I would be remiss, however, if I failed to point out that this tragic situation in Latin America isn’t really any different from the right-wing, left-wing dichotomy under which we suffer here in the United States.
In the 2016 presidential election, we had the leader of the right wing, Donald Trump, versus the leader of left wing, Hillary Clinton. Whoop dee doo! What a fantastic choice for the American people! How is that choice any different, in principle, from the right-wing and left-wing choices that Latin Americans have?
While Americans right-wingers and left-wingers have convinced themselves that they stand for different philosophies, the truth is that there isn’t a dime’s worth of difference between the two of them. They both believe in socialism, as reflected by their joint devotion to Social Security, Medicare, Medicaid, farm subsidies, foreign aid to dictators, and all other welfare-state programs. They both in government regulation, as reflected by their joint devotion to programs like the minimum wage and the drug war. They both believe in immigration central planning and an immigration police state. They both believe in a national security state and foreign meddling and interventionism, along with the mass surveillance, torture, coups, assassinations, and disappearances that come with them.
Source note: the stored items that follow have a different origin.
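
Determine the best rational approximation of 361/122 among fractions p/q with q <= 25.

Expand x = 361/122 as a continued fraction with the Euclidean algorithm:
  361 = 2*122 + 117, so a_0 = 2.
  122 = 1*117 + 5, so a_1 = 1.
  117 = 23*5 + 2, so a_2 = 23.
  5 = 2*2 + 1, so a_3 = 2.
  2 = 2*1 + 0, so a_4 = 2.
so x = [2; 1, 23, 2, 2].
Convergents (p_i = a_i*p_{i-1} + p_{i-2}, q_i = a_i*q_{i-1} + q_{i-2} with p_{-2}=0, p_{-1}=1, q_{-2}=1, q_{-1}=0), until the denominator exceeds 25:
  i=0: a_0=2, p_0 = 2*1 + 0 = 2, q_0 = 2*0 + 1 = 1.
  i=1: a_1=1, p_1 = 1*2 + 1 = 3, q_1 = 1*1 + 0 = 1.
  i=2: a_2=23, p_2 = 23*3 + 2 = 71, q_2 = 23*1 + 1 = 24.
  i=3: a_3=2, p_3 = 2*71 + 3 = 145, q_3 = 2*24 + 1 = 49.
q_3 = 49 > 25, so the last convergent with denominator <= 25 is p_2/q_2 = 71/24.
The closest fraction with denominator <= 25 is either p_2/q_2 or the intermediate fraction (k*p_2 + p_1)/(k*q_2 + q_1) with the largest k >= 1 whose denominator stays <= 25; these approach x as k grows, and every other convergent or intermediate fraction in range is farther away.
Largest k: floor((25 - q_1)/q_2) = floor((25 - 1)/24) = 1.
That gives (1*71 + 3)/(1*24 + 1) = 74/25.
Compare the errors: |x - 71/24| = |361*24 - 71*122|/(122*24) = 2/2928, and |x - 74/25| = |361*25 - 74*122|/(122*25) = 3/3050.
Cross-multiplying, 2*3050 = 6100 < 8784 = 3*2928, so 2/2928 is smaller: the convergent 71/24 is closer to x than 74/25.

71/24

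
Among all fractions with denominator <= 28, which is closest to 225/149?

41/27

Expand x = 225/149 as a continued fraction with the Euclidean algorithm:
  225 = 1*149 + 76, so a_0 = 1.
  149 = 1*76 + 73, so a_1 = 1.
  76 = 1*73 + 3, so a_2 = 1.
  73 = 24*3 + 1, so a_3 = 24.
  3 = 3*1 + 0, so a_4 = 3.
so x = [1; 1, 1, 24, 3].
Convergents (p_i = a_i*p_{i-1} + p_{i-2}, q_i = a_i*q_{i-1} + q_{i-2} with p_{-2}=0, p_{-1}=1, q_{-2}=1, q_{-1}=0), until the denominator exceeds 28:
  i=0: a_0=1, p_0 = 1*1 + 0 = 1, q_0 = 1*0 + 1 = 1.
  i=1: a_1=1, p_1 = 1*1 + 1 = 2, q_1 = 1*1 + 0 = 1.
  i=2: a_2=1, p_2 = 1*2 + 1 = 3, q_2 = 1*1 + 1 = 2.
  i=3: a_3=24, p_3 = 24*3 + 2 = 74, q_3 = 24*2 + 1 = 49.
q_3 = 49 > 28, so the last convergent with denominator <= 28 is p_2/q_2 = 3/2.
The closest fraction with denominator <= 28 is either p_2/q_2 or the intermediate fraction (k*p_2 + p_1)/(k*q_2 + q_1) with the largest k >= 1 whose denominator stays <= 28; these approach x as k grows, and every other convergent or intermediate fraction in range is farther away.
Largest k: floor((28 - q_1)/q_2) = floor((28 - 1)/2) = 13.
That gives (13*3 + 2)/(13*2 + 1) = 41/27.
Compare the errors: |x - 3/2| = |225*2 - 3*149|/(149*2) = 3/298, and |x - 41/27| = |225*27 - 41*149|/(149*27) = 34/4023.
Cross-multiplying, 34*298 = 10132 < 12069 = 3*4023, so 34/4023 is smaller: the intermediate fraction 41/27 is closer to x than 3/2.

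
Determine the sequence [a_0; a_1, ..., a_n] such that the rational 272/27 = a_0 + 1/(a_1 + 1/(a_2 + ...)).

[10; 13, 2]

Run the Euclidean algorithm on 272 and 27; the successive quotients are the partial quotients a_0, a_1, ... (each step inverts the fractional part left over by the previous one):
  272 = 10*27 + 2, so a_0 = 10.
  27 = 13*2 + 1, so a_1 = 13.
  2 = 2*1 + 0, so a_2 = 2.
The remainder reaches 0 after 3 divisions, so the expansion has 3 partial quotients, read off in order.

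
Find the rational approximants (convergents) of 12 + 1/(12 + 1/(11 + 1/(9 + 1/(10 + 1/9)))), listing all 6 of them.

12/1, 145/12, 1607/133, 14608/1209, 147687/12223, 1343791/111216

Using the convergent recurrence p_i = a_i*p_{i-1} + p_{i-2}, q_i = a_i*q_{i-1} + q_{i-2} with p_{-2}=0, p_{-1}=1, q_{-2}=1, q_{-1}=0:
  i=0: a_0=12, p_0 = 12*1 + 0 = 12, q_0 = 12*0 + 1 = 1.
  i=1: a_1=12, p_1 = 12*12 + 1 = 145, q_1 = 12*1 + 0 = 12.
  i=2: a_2=11, p_2 = 11*145 + 12 = 1607, q_2 = 11*12 + 1 = 133.
  i=3: a_3=9, p_3 = 9*1607 + 145 = 14608, q_3 = 9*133 + 12 = 1209.
  i=4: a_4=10, p_4 = 10*14608 + 1607 = 147687, q_4 = 10*1209 + 133 = 12223.
  i=5: a_5=9, p_5 = 9*147687 + 14608 = 1343791, q_5 = 9*12223 + 1209 = 111216.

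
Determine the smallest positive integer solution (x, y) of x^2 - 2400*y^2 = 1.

(x, y) = (49, 1)

First expand sqrt(2400) as a continued fraction. With x_i = (sqrt(2400) + m_i)/d_i and (m_0, d_0) = (0, 1): a_0 = floor(sqrt(2400)) = 48, since 48^2 = 2304 <= 2400 < 2401 = 49^2.
Iterate m_{i+1} = d_i*a_i - m_i, d_{i+1} = (2400 - m_{i+1}^2)/d_i, a_{i+1} = floor((a_0 + m_{i+1})/d_{i+1}):
  m_1 = 1*48 - 0 = 48, d_1 = (2400 - 48^2)/1 = 96/1 = 96, a_1 = floor((48 + 48)/96) = 1.
  m_2 = 96*1 - 48 = 48, d_2 = (2400 - 48^2)/96 = 96/96 = 1, a_2 = floor((48 + 48)/1) = 96.
  m_3 = 1*96 - 48 = 48, d_3 = (2400 - 48^2)/1 = 96/1 = 96: (m_3, d_3) = (m_1, d_1) = (48, 96), so from here the quotients repeat a_1, a_2; the period length is 2.
So sqrt(2400) = [48; (1, 96)] with period length k = 2.
k is even, so the fundamental solution of x^2 - 2400y^2 = 1 is (p_{k-1}, q_{k-1}) = (p_1, q_1); compute convergents through index 1.
Convergents (p_i = a_i*p_{i-1} + p_{i-2}, q_i = a_i*q_{i-1} + q_{i-2} with p_{-2}=0, p_{-1}=1, q_{-2}=1, q_{-1}=0):
  i=0: a_0=48, p_0 = 48*1 + 0 = 48, q_0 = 48*0 + 1 = 1.
  i=1: a_1=1, p_1 = 1*48 + 1 = 49, q_1 = 1*1 + 0 = 1.
Check: 49^2 - 2400*1^2 = 2401 - 2400 = 1, so (x, y) = (49, 1) solves the equation, and by the theorem it is the least positive solution.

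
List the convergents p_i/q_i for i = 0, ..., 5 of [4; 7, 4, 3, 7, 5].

Using the convergent recurrence p_i = a_i*p_{i-1} + p_{i-2}, q_i = a_i*q_{i-1} + q_{i-2} with p_{-2}=0, p_{-1}=1, q_{-2}=1, q_{-1}=0:
  i=0: a_0=4, p_0 = 4*1 + 0 = 4, q_0 = 4*0 + 1 = 1.
  i=1: a_1=7, p_1 = 7*4 + 1 = 29, q_1 = 7*1 + 0 = 7.
  i=2: a_2=4, p_2 = 4*29 + 4 = 120, q_2 = 4*7 + 1 = 29.
  i=3: a_3=3, p_3 = 3*120 + 29 = 389, q_3 = 3*29 + 7 = 94.
  i=4: a_4=7, p_4 = 7*389 + 120 = 2843, q_4 = 7*94 + 29 = 687.
  i=5: a_5=5, p_5 = 5*2843 + 389 = 14604, q_5 = 5*687 + 94 = 3529.

4/1, 29/7, 120/29, 389/94, 2843/687, 14604/3529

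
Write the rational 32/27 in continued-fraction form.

Run the Euclidean algorithm on 32 and 27; the successive quotients are the partial quotients a_0, a_1, ... (each step inverts the fractional part left over by the previous one):
  32 = 1*27 + 5, so a_0 = 1.
  27 = 5*5 + 2, so a_1 = 5.
  5 = 2*2 + 1, so a_2 = 2.
  2 = 2*1 + 0, so a_3 = 2.
The remainder reaches 0 after 4 divisions, so the expansion has 4 partial quotients, read off in order.

[1; 5, 2, 2]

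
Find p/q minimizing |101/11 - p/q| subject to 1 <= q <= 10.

55/6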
So, why do Republicans and Democrats spend so much time fighting with each other given that they both believe in the same statist philosophy? Control and money. Like the left-wing and the right-wing in Latin America, American right-wingers and left-wingers are fighting for the power and largess that come with the welfare-national-security-state way of life that exists in both Latin America and the United States.
Of course, there is but one solution to all this left-wing and right-wing statist morass. That solution is libertarianism. Unfortunately, despite their suffering, neither Latin Americans nor Americans are there yet.